- TCNS owns two large established brands in women’s ethnic wear in India – W and Aurelia. Both are already fairly large and have been created bottoms up by the company. There is limited large established pan India competition in women’s ethnic wear in India – other large national players are Fab India, Biba. There is a string of regional players with inferior brand identity versus national brands and operate at lower price points versus national brands. The last leg of competition comes from private label brands from large format stores in India such as Shoppers Stop etc. These have even weaker brand identities and are only sold in the respective LFS stores. Then there is the large unorganised market which still dominates with the lion’s share of the market. All the organised and branded players are gaining share from the unorganised. Thus, while TCNS share in the overall women’s ethnic market is small offering massive growth runway, their two leading brands are dominant among within the national brands. Women’s ethnic wear remains a mainstream market opportunity in India as most Indian women wear ethnic for work, casual and occasion-based needs.
- Both the brands have been built around unique identities – W offers ethnic fusion – Indian wear with influences from western wear; there is virtually no competition for W in the market. Aurelia is Indian traditional wear known for quality and is an established name. TCNS has launched two more brands – Wishful and Eleven with unique identifies but these are small right now.
- Company’s key strength is the ability to create brands and scale them up like they have proven with W and Aurelia. Because the company has the ability to create strong brands, the are channel agnostic – their products are sold through own and franchised EBOs, MBOS, LFS and online. Strong brand image has meant higher penetration within LFS and ease of signing up franchises.
- TCNS has 40+ inhouse design teams which churn out fast fashion designs across multiple seasons throughout the year. TCNS has been shrinking time to market for the latest designs which results in less stock obsolesce. Brand focus, frequent fast fashion design launches and speed to market allows TCNS to sell a higher share of its apparel at full price. TCNS has strong vendor/supply chain relationships built over the years which is important to convert designs into quality merchandise at a fast pace. TCNS is making most of its store omni-channel capable and is investing in its information systems to capture the latest market trends.

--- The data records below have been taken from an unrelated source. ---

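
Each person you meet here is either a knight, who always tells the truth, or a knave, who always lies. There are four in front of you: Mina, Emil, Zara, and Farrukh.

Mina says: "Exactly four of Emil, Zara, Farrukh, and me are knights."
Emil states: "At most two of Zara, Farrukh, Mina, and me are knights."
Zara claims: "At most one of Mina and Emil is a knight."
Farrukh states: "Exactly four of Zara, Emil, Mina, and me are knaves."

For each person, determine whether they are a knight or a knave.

Consider Mina. Suppose Mina is a knight.
Then no assignment of the remaining roles makes every statement match its speaker's type — contradiction.
So Mina is a knave.
With that fixed, Zara's statement is true, so Zara is a knight.
With that fixed, Farrukh's statement is false, so Farrukh is a knave.
With that fixed, Emil's statement is true, so Emil is a knight.

Mina: knave, Emil: knight, Zara: knight, Farrukh: knave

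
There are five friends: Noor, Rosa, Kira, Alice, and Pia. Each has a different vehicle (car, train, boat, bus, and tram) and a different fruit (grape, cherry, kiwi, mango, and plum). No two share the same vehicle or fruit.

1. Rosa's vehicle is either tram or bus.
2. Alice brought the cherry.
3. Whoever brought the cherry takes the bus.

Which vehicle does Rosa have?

tram

Clue 1 rules out boat, car, and train for Rosa's vehicle.
With clues 1–3, bus is impossible for Rosa's vehicle.
That leaves tram.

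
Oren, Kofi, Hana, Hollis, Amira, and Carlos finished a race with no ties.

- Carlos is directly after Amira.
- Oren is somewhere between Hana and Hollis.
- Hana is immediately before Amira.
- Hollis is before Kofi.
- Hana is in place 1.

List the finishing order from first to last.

From clue 1: Amira is in {1,2,3,4,5}.
From clues 1–2: Oren is in {2,3,4,5}.
From clues 1–4: Hollis is in {1,5}.
From clues 1–5: Hana → place 1, Amira → place 2, Carlos → place 3, Oren → place 4, Hollis → place 5, Kofi → place 6.

Hana, Amira, Carlos, Oren, Hollis, Kofi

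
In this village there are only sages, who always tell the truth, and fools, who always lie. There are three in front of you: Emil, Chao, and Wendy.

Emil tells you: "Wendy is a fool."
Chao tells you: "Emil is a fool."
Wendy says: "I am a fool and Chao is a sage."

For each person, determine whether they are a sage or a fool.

Emil: sage, Chao: fool, Wendy: fool

Consider Emil. Suppose Emil is a fool.
Then no assignment of the remaining roles makes every statement match its speaker's type — contradiction.
So Emil is a sage.
With that fixed, Chao's statement is false, so Chao is a fool.
With that fixed, Wendy's statement is false, so Wendy is a fool.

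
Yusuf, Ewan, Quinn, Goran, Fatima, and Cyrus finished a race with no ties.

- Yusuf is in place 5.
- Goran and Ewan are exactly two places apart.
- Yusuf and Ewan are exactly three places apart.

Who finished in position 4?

Goran

With clue 1, Yusuf is ruled out for place 4.
With clues 1–3, Cyrus, Ewan, Fatima, and Quinn are ruled out for place 4.
So place 4 is Goran.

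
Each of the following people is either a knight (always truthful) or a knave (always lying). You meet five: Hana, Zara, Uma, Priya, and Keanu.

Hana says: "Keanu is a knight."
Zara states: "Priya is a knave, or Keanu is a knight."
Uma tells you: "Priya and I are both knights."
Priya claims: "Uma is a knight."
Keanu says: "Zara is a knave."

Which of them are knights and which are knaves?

Hana: knave, Zara: knight, Uma: knave, Priya: knave, Keanu: knave

Consider Hana. Suppose Hana is a knight.
Then no assignment of the remaining roles makes every statement match its speaker's type — contradiction.
So Hana is a knave.
Consider Zara. Suppose Zara is a knave.
Then no assignment of the remaining roles makes every statement match its speaker's type — contradiction.
So Zara is a knight.
With that fixed, Keanu's statement is false, so Keanu is a knave.
Consider Uma. Suppose Uma is a knight.
Then no assignment of the remaining roles makes every statement match its speaker's type — contradiction.
So Uma is a knave.
With that fixed, Priya's statement is false, so Priya is a knave.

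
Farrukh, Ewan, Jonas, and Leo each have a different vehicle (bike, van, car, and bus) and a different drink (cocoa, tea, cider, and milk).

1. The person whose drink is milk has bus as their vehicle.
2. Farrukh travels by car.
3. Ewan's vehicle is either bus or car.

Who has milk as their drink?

With clues 1–2, Farrukh is impossible for the one with drink milk.
With clues 1–3, Jonas and Leo are impossible for the one with drink milk.
That leaves Ewan.

Ewan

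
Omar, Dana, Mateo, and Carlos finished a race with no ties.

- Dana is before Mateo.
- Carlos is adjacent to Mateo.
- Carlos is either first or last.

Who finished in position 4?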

- Points 2-4 above become the main competitive advantages of TCNS. Pan India distribution across channels (EBOs, MBOs, LFS, e-commerce) is also strong competitive advantage although may not be a strong one. Apparel retailing is generally a tough industry to earn consistent returns on capital due to high competition, working capital requirement and low brand loyalty for most brands.
- Category/ line expansion: TCNS is planning to extend W and Aurelia into categories such footwear, handbags etc. The company will continue to operate like a brand women’s brand platform – incubating and scaling up new women’s brands.
- Financial metrics: Company has growth very fast overt the last decade although growth has slowed down over the next couple of years. Gross margins of 60-65% and ROC of high teens is evidence that numbers confirm the narrative. Most of the growth has been funded over the years through internal accruals. Business has 100 days working capital which is normal for a branded apparel business. Fixed asset intensity is relatively light since 70% sales come through non TCNS owned stores. This is a business where the high teens ROC can fund a high teens growth for years to come if the management continues to execute well on existing on new brands and preserve their fast fashion and brand orientation.
- Management and Ownership: Professional CEO has been around for 10 years with the company and has risen up the ranks; still in his 40s and communicates well. Company claims thay senior management has seen no exit over the last 7-8 years. Ownership is split between the founding Pasricha family and the new private equity owner TA associates. Both continue to own sizeable stakes in the company post IPO. Chairman is from the founding family and TA associates has a board seat. It seems that CEO Anand Kumar Daga has been given a lot of freedom to build the business. He is the current face of the company and owns a 6% stake. Management appears conservative and shies away from giving hard guidance; explains the business and their own actions in detail. Reporting is clean and transparent.
- Valuation: The business does not deserve a high multiple given low entry barriers and high competition. That said, a good business with proven ability to build and scale brands such as TCNS can be accorded a superior multiple – especially in light if its ability to earn and grow in high teens.
- Institutional ownership: FIIs – Fidelity, Steinberg, Goldman, Saif Partners. DIIs – Axis and ICICI Pru have owned it until very recently.
- Risks: The major risk in this business is that brand life can be short and from time to time, brands are suspectable to heavy EOSS discounting by peers. The only way to escape from this is keeping designs fresh and with high frequency, communicating brand identity efficiently and shying away from excessive discounting to make short term sales. TCNS thus far seems to be faring well here. Company should remain within its circle of competence – not venture outside women into men’s (they have said they will not), going very aggressive on own EBOs since there is capital commitment there.